Expand Peripheral Vision
In the midst of your busy day, STOP. Sit quietly with your eyes open. Look at any object before you. Now take an in-breath and expand your vision to include what is immediately to the left and to the right of that object. With the out-breath, RELAX and settle into yourself. Take another in-breath and expand your vision even more to include everything thatʼs before you, in an arc of about ninety degrees. Breathe out and settle further into YOURSELF. Take another in-breath and include your entire field of vision. Your attention is equally distributed between what is in front of you. And all of your peripheral vision. Expand it even more to include things not just to the left and the right. But even things over your shoulders. EXPAND beyond what your eyes can see. With the out-breath, relax completely into being that which sees all. Remain like this, breathing softly, for several minutes.
Leap Before You Look
Attention can take many states. It can be focused, alert, and single- pointed. Often we need to be like that, like a cat watching a mouse or a bird, ready to pounce. If you drive in traffic, juggle a busy schedule, perhaps while raising children or just working in todayʼs commercial world, you are probably constantly attending to beeping machines, deadlines, and needs from a variety of directions, which sometimes seem impossible to fulfill at the same time. You need to stay focused to get it all done, and thereʼs no time to space out. This is our habitual state, ready for action, muscles and sinews taught, anticipating the need to make a move. When your attention is focused in this way, you become more defined, a human-doing instrument more than a human-being presence. Attention can also be more diffused, spread equally over the range of our sensory perception. Then, everything can relax— body, thoughts, and feelings—and we become more of a presence. Now you can feel the forest rather than just busily counting the trees as you hurry through them on your way toward the future.
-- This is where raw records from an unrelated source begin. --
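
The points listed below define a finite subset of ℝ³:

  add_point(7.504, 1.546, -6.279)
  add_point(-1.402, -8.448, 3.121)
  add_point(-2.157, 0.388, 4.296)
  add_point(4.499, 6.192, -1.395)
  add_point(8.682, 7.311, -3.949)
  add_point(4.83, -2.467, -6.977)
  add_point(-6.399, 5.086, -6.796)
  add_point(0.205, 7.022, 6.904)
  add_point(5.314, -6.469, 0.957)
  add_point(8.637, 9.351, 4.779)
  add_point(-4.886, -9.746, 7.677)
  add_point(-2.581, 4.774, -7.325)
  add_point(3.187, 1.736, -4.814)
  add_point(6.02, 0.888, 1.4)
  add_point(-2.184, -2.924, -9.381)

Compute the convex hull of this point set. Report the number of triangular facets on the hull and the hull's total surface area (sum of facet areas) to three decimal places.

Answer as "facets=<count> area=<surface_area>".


Hull vertices (11/15): indices [0, 1, 4, 5, 6, 7, 8, 9, 10, 11, 14].

Facet areas (half cross-product norm):
  f1: (p14, p10, p6) → 87.3970
  f2: (p7, p10, p6) → 131.5687
  f3: (p11, p4, p6) → 11.5062
  f4: (p11, p14, p6) → 15.2209
  f5: (p5, p8, p14) → 31.4028
  f6: (p1, p14, p10) → 26.0321
  f7: (p1, p8, p10) → 11.9745
  f8: (p1, p8, p14) → 47.4183
  f9: (p9, p7, p10) → 66.9726
  f10: (p9, p8, p10) → 100.6527
  f11: (p9, p8, p4) → 66.8584
  f12: (p9, p4, p6) → 68.0025
  f13: (p9, p7, p6) → 67.2349
  f14: (p0, p5, p14) → 14.2682
  f15: (p0, p11, p4) → 33.6017
  f16: (p0, p11, p14) → 40.2891
  f17: (p0, p8, p4) → 30.9953
  f18: (p0, p5, p8) → 21.1846
Σ area = 872.581

Euler characteristic 11−27+18 = 2 ✓

facets=18 area=872.581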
Because our habits of focus are so familiar, we may think that a more diffused state of consciousness is out of reach. We ascribe it to other people, a teacher, the author of a spiritual book, or even a historical figure, but never to ourselves. We may also project more expansive consciousness into our own future, saying to ourselves,
“When I am enlightened, then it will all be different” But there is no need to make this choice. You can shift to a more expansive view at any time, for a few minutes, and then return to the habits of daily life. Try using this practice often throughout the day.